The Indigo deal more than doubles Airbus’s previous order book for the year, which stood at about 290 aircraft as of October 31, pushes the planemaker’s backlog above 7,000 jets and reverses expectations that orders will trail deliveries in 2017.
The haul will also help Airbus catch up to Boeing in the order tally this year, with the European planemaker having chalked up 343 contracts at the end of last month, compared with 690 for its Chicago-based rival. The order also trumps a 2015 deal for 250 single-aisle jets worth $27 billion by Indian budget carrier IndiGo. The two companies aren’t related.
The massive A320 win takes the sting out of a possible defeat on the A380 superjumbo, which has so far failed to clinch a follow-up deal with local carrier Emirates at the Dubai show. The companies have been in talks on a deal for about 36 additional double-deckers valued at $15.7 billion, people familiar with the negotiations have said.
The A380 has become all but a fringe product for Airbus, with a total order book of 317—more than 100 short of the A320s that Indigo plans to buy.
Boeing’s 737 deal from FlyDubai includes more than 50 of the largest Max 10s, with the balance to be made up of Max 8s and 9s, according to a statement. The carrier, which is due to integrate more closely with Emirates over coming months, also has options on 50 more aircraft.
Emirates sealed on the first day of the show with a surprise $15 billion order for Boeing 787 wide-body jets, after also looking at the European company’s A350.
The Indigo purchase provides a boost to Airbus CEO Tom Enders, who has found himself on the defensive amid an investigation into bribery allegations at the company.
A German who has run Airbus for five years, Enders orchestrated another coup last month when he struck a deal with Bombardier Inc. to take a majority stake in the Canadian company’s C Series jet programme. That will give Airbus access to advanced technology while throwing Bombardier a lifeline for its slow-selling aircraft.
The A320 is Airbus’s best-selling product and the aircraft that put the company on the map when it was introduced in the late 1980s with cutting-edge technology such as fly-by-wire controls and a side-stick to steer the plane rather than Boeing’s central yoke.
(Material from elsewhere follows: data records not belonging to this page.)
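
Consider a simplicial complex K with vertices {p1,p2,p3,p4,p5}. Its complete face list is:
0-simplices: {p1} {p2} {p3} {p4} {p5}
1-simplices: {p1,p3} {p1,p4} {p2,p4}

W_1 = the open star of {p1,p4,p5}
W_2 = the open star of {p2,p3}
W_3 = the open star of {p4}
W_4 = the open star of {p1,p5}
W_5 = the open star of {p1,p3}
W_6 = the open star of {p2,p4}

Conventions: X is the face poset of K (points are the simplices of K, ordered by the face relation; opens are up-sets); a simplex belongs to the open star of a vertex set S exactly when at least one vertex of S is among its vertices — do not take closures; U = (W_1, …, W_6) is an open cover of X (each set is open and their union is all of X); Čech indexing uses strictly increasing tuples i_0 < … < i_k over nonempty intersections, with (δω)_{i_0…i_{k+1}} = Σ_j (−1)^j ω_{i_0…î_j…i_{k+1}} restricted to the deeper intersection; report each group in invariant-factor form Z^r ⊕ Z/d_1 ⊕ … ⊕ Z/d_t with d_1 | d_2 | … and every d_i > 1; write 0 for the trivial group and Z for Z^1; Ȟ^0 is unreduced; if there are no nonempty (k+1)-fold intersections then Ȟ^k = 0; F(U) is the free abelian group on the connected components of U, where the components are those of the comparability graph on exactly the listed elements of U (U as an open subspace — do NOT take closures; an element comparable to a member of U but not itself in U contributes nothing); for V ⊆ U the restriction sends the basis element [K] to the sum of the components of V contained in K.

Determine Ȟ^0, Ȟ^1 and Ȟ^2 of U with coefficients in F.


Ȟ^0 ≅ Z^2, Ȟ^1 ≅ 0, Ȟ^2 ≅ 0

intersection data:
  W1={{p1},{p4},{p5},{p1,p3},{p1,p4},{p2,p4}} W2={{p2},{p3},{p1,p3},{p2,p4}} W3={{p4},{p1,p4},{p2,p4}} W4={{p1},{p5},{p1,p3},{p1,p4}} W5={{p1},{p3},{p1,p3},{p1,p4}} W6={{p2},{p4},{p1,p4},{p2,p4}}
  W12={{p1,p3},{p2,p4}} W13={{p4},{p1,p4},{p2,p4}} W14={{p1},{p5},{p1,p3},{p1,p4}} W15={{p1},{p1,p3},{p1,p4}} W16={{p4},{p1,p4},{p2,p4}} W23={{p2,p4}} W24={{p1,p3}} W25={{p3},{p1,p3}} W26={{p2},{p2,p4}} W34={{p1,p4}} W35={{p1,p4}} W36={{p4},{p1,p4},{p2,p4}} W45={{p1},{p1,p3},{p1,p4}} W46={{p1,p4}} W56={{p1,p4}}
  W123={{p2,p4}} W124={{p1,p3}} W125={{p1,p3}} W126={{p2,p4}} W134={{p1,p4}} W135={{p1,p4}} W136={{p4},{p1,p4},{p2,p4}} W145={{p1},{p1,p3},{p1,p4}} W146={{p1,p4}} W156={{p1,p4}} W236={{p2,p4}} W245={{p1,p3}} W345={{p1,p4}} W346={{p1,p4}} W356={{p1,p4}} W456={{p1,p4}}
  W1236={{p2,p4}} W1245={{p1,p3}} W1345={{p1,p4}} W1346={{p1,p4}} W1356={{p1,p4}} W1456={{p1,p4}} W3456={{p1,p4}}
  W13456={{p1,p4}}
components per intersection:
  W1: {{p1},{p4},{p1,p3},{p1,p4},{p2,p4}} {{p5}}
  W2: {{p2},{p2,p4}} {{p3},{p1,p3}}
  W3: {{p4},{p1,p4},{p2,p4}}
  W4: {{p1},{p1,p3},{p1,p4}} {{p5}}
  W5: {{p1},{p3},{p1,p3},{p1,p4}}
  W6: {{p2},{p4},{p1,p4},{p2,p4}}
  W12: {{p1,p3}} {{p2,p4}}
  W13: {{p4},{p1,p4},{p2,p4}}
  W14: {{p1},{p1,p3},{p1,p4}} {{p5}}
  W15: {{p1},{p1,p3},{p1,p4}}
  W16: {{p4},{p1,p4},{p2,p4}}
  W23: {{p2,p4}}
  W24: {{p1,p3}}
  W25: {{p3},{p1,p3}}
  W26: {{p2},{p2,p4}}
  W34: {{p1,p4}}
  W35: {{p1,p4}}
  W36: {{p4},{p1,p4},{p2,p4}}
  W45: {{p1},{p1,p3},{p1,p4}}
  W46: {{p1,p4}}
  W56: {{p1,p4}}
  W123: {{p2,p4}}
  W124: {{p1,p3}}
  W125: {{p1,p3}}
  W126: {{p2,p4}}
  W134: {{p1,p4}}
  W135: {{p1,p4}}
  W136: {{p4},{p1,p4},{p2,p4}}
  W145: {{p1},{p1,p3},{p1,p4}}
  W146: {{p1,p4}}
  W156: {{p1,p4}}
  W236: {{p2,p4}}
  W245: {{p1,p3}}
  W345: {{p1,p4}}
  W346: {{p1,p4}}
  W356: {{p1,p4}}
  W456: {{p1,p4}}
  W1236: {{p2,p4}}
  W1245: {{p1,p3}}
  W1345: {{p1,p4}}
  W1346: {{p1,p4}}
  W1356: {{p1,p4}}
  W1456: {{p1,p4}}
  W3456: {{p1,p4}}
  W13456: {{p1,p4}}
C dims 9,17,16,7; δ0: rk 7, SNF 1^7; δ1: rk 10, SNF 1^10; δ2: rk 6, SNF 1^6
Ȟ^0 = (9 − 7) − 0 = 2, so Ȟ^0 ≅ Z^2
Ȟ^1 = (17 − 10) − 7 = 0, so Ȟ^1 ≅ 0
Ȟ^2 = (16 − 6) − 10 = 0, so Ȟ^2 ≅ 0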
Airbus was first to pioneer the new-engine variant of its existing single-body model. The A320neo first flew in 2014 and has been delivered to customers around the world. Boeing’s response, the 737 Max, only entered commercial service this year.
Airbus makes the A320 family at different sites around the world, including its main factory in Toulouse, France, as well as in Hamburg, Germany. The company also builds the plane at an assembly line in China, and has recently pushed into the US with a plant in Mobile, Alabama.